Given that the new “Conservative coalition” now contains a large number of former Labour constituencies, dependent on manufacturing and public services, Johnson´s previous embrace of “Global Britain” as an alternative to EU membership may now have to be recalibrated. Close alignment with the EUs single market and customs union could well be back on the agenda.

As Professor Simon Hix from the LSE writes:

“Well it’s not going to be a slash-redtape/libertarian Singapore-on-Thames Brexit now. Those new Tory MPs from the North and Midlands will demand a Brexit that saves manufacturing and minimizes the effect on public finances”

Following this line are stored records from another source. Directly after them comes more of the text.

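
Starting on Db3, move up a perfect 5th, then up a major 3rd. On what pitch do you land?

C4

Db3 up a perfect fifth → Ab3 (7 semitones).
Up a major third from Ab3: C4 (4 semitones up).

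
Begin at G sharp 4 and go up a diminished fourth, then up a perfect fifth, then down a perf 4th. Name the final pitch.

Up a diminished fourth from G#4: C5 (4 semitones up).
A perfect fifth up from C5 is G5.
A perfect fourth down from G5 is D5.

D 5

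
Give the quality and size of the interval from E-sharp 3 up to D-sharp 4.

minor 7th

E to D spans seven letter names (E-F-G-A-B-C-D), so the interval is some kind of seventh.
A major seventh would be 11 semitones, but E#3 to D#4 is 10 — one semitone narrower, making it a minor seventh.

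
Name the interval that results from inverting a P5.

perfect 4th

Inverted interval numbers add to nine, so a fifth pairs with a fourth (5 + 4 = 9).
The quality also flips — perfect stays perfect — giving a perfect fourth.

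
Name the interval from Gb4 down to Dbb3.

A11

Descending from Gb4 to Dbb3 is the same interval as ascending Dbb3 to Gb4.
D to G spans four letter names (D-E-F-G), plus an octave: an eleventh.
The perfect eleventh is 17 semitones; here we have 18, one semitone wider: augmented.
(Equivalently, a compound augmented fourth: an augmented fourth plus an octave.)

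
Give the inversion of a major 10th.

m6

First reduce the compound major tenth to its simple form, a major third.
The rule of nine gives the new number: 9 − 3 = 6, so a third becomes a sixth.
Quality inverts too: major becomes minor. That makes the inversion a minor sixth.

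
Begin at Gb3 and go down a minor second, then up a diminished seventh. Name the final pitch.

Ebb4

Gb3 down a minor second → F3 (1 semitone).
A diminished seventh up from F3 is Ebb4.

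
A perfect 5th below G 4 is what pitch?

Counting five letter names down from G lands on C.
Moving 7 semitones down from G4 (the size of a perfect fifth) reaches C4.

C 4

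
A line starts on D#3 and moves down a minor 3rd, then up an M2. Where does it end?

D#3 down a minor third → B#2 (3 semitones).
A major second up from B#2 is C##3.

C##3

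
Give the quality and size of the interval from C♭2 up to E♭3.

C to E spans three letter names (C-D-E), plus an octave, so the interval is some kind of tenth.
Counting semitones, Cb2→Eb3 is 16, which is the major tenth.
(Equivalently, a compound major third: a major third plus an octave.)

M10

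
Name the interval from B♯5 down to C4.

augmented fourteenth

Descending from B#5 to C4 is the same interval as ascending C4 to B#5.
C to B spans seven letter names (C-D-E-F-G-A-B), plus an octave: a fourteenth.
C4 to B#5 spans 24 semitones — one semitone wider than the major fourteenth (23) — giving an augmented fourteenth.
(Equivalently, a compound augmented seventh: an augmented seventh plus an octave.)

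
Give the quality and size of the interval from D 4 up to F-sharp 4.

D to F spans three letter names (D-E-F), so the interval is some kind of third.
D4 to F#4 is 4 semitones, matching the major third exactly, so the quality is major.

major 3rd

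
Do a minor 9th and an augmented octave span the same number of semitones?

A minor ninth = 13 semitones = an augmented octave; enharmonically equal.

Yes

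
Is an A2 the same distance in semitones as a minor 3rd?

Yes

An augmented second = 3 semitones = a minor third; enharmonically equal.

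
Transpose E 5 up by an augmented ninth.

Two letters up from E (plus an octave) reaches F.
An augmented ninth spans 15 semitones, so from E5 the target pitch is F##6.

F double-sharp 6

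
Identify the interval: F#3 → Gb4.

F to G spans two letter names (F-G), plus an octave — that makes it a ninth of some quality.
A major ninth would be 14 semitones; F#3 to Gb4 is 12, two semitones narrower, so the interval is diminished.

diminished ninth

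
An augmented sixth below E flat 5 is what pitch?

Six letter names down from E: G.
An augmented sixth spans 10 semitones, so from Eb5 the target pitch is Gbb4.

G double-flat 4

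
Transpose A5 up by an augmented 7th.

Counting seven letter names up from A lands on G.
An augmented seventh is 12 semitones; 12 semitones up from A5 gives G##6.

G##6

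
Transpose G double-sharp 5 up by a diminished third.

The third takes the letter from G up to B.
A diminished third is 2 semitones; 2 semitones up from G##5 gives B5.

B 5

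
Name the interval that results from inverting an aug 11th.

First reduce the compound augmented eleventh to its simple form, an augmented fourth.
Inverted interval numbers add to nine, so a fourth pairs with a fifth (4 + 5 = 9).
Quality inverts too: augmented becomes diminished. That makes the inversion a diminished fifth.

d5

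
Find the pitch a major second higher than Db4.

Two letter names up from D: E.
A major second is 2 semitones; 2 semitones up from Db4 gives Eb4.

Eb4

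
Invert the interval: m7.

Inverted interval numbers add to nine, so a seventh pairs with a second (7 + 2 = 9).
And minor becomes major under inversion, so we get a major second.

major 2nd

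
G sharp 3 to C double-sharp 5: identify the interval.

A11

G to C spans four letter names (G-A-B-C), plus an octave, so the interval is some kind of eleventh.
The perfect eleventh is 17 semitones; here we have 18, one semitone wider: augmented.
(Equivalently, a compound augmented fourth: an augmented fourth plus an octave.)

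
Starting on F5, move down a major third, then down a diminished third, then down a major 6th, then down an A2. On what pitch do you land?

Cb4

A major third down from F5 is Db5.
Db5 down a diminished third → B4 (2 semitones).
B4 down a major sixth → D4 (9 semitones).
Down an augmented second from D4: Cb4 (3 semitones down).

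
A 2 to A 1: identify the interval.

Descending from A2 to A1 is the same interval as ascending A1 to A2.
A to A is the same letter name, plus an octave: an octave.
The perfect octave spans 12 semitones, and A1 to A2 is exactly 12 semitones — so this is a perfect octave.

P8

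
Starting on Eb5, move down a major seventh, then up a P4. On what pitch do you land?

Bbb4

Eb5 down a major seventh → Fb4 (11 semitones).
Up a perfect fourth from Fb4: Bbb4 (5 semitones up).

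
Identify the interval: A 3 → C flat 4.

d3

A to C spans three letter names (A-B-C) — that makes it a third of some quality.
A3 to Cb4 spans 2 semitones — two semitones narrower than the major third (4) — giving a diminished third.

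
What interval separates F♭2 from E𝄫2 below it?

Descending from Fb2 to Ebb2 is the same interval as ascending Ebb2 to Fb2.
E to F spans two letter names (E-F), so the interval is some kind of second.
Counting semitones, Ebb2→Fb2 is 2, which is the major second.

major second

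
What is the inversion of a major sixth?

The rule of nine gives the new number: 9 − 6 = 3, so a sixth becomes a third.
Quality inverts too: major becomes minor. That makes the inversion a minor third.

m3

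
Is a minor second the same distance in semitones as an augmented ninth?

A minor second spans 1 semitone; an augmented ninth spans 15 semitones. They differ by 14.

No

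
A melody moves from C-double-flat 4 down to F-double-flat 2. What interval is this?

perfect twelfth

Descending from Cbb4 to Fbb2 is the same interval as ascending Fbb2 to Cbb4.
F to C spans five letter names (F-G-A-B-C), plus an octave — that makes it a twelfth of some quality.
Fbb2 to Cbb4 is 19 semitones, matching the perfect twelfth exactly, so the quality is perfect.
(Equivalently, a compound perfect fifth: a perfect fifth plus an octave.)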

However, for the moment we have some clarity about events. As noted earlier, the UK will leave the EU on January 31st next. There will be no going back from that anytime soon. “Remain” as an option is dead. Whether or not there is a constituency for “Rejoin” only time will tell and will be dependent on what Brexit actually turns out to mean for the UK. As Professor John Curtice, the doyen of UK academics voting analysts, said of yesterday´s election: “Votes for Remain parties: 52% Votes for Leave parties: 48%. But that’s all over now.”

Today, Brexit is still “out there”, impacting little on the daily lives of people. Only when Brexit becomes disruptive and negative, if indeed it does, will support for the UK being outside the EU weaken. But it would be unwise to count on Brexit having a short shelf life.

All things considered, it is probably best for business to work on the assumption that the UK will be outside the scope of EU law completely from January 1, 2021 and to take steps accordingly. If your EWC is based in the UK, time to move it to another jurisdiction. Ireland remains our recommendation of choice, followed by Belgium.

Check that you have measures in place to allow for the free flow of data from the EU to the UK in the event that the EU has not issued a “data adequacy” decision allowing data to be transferred to the UK before December 2020. This may be easier said than done as the main procedure to allow for continued data flows, Binding Corporate Rules, is under challenge in the European Court, with a preliminary ruling expected next week, on December 19.

It is only when detailed rules on work permits and travel visas are published by both UK and the EU (and individual EU Member States) will businesses be able to plan how to handle these issues. But UK/EU “free movement” is dead and things will never be the same again. Where once there were open borders, now there will be barriers.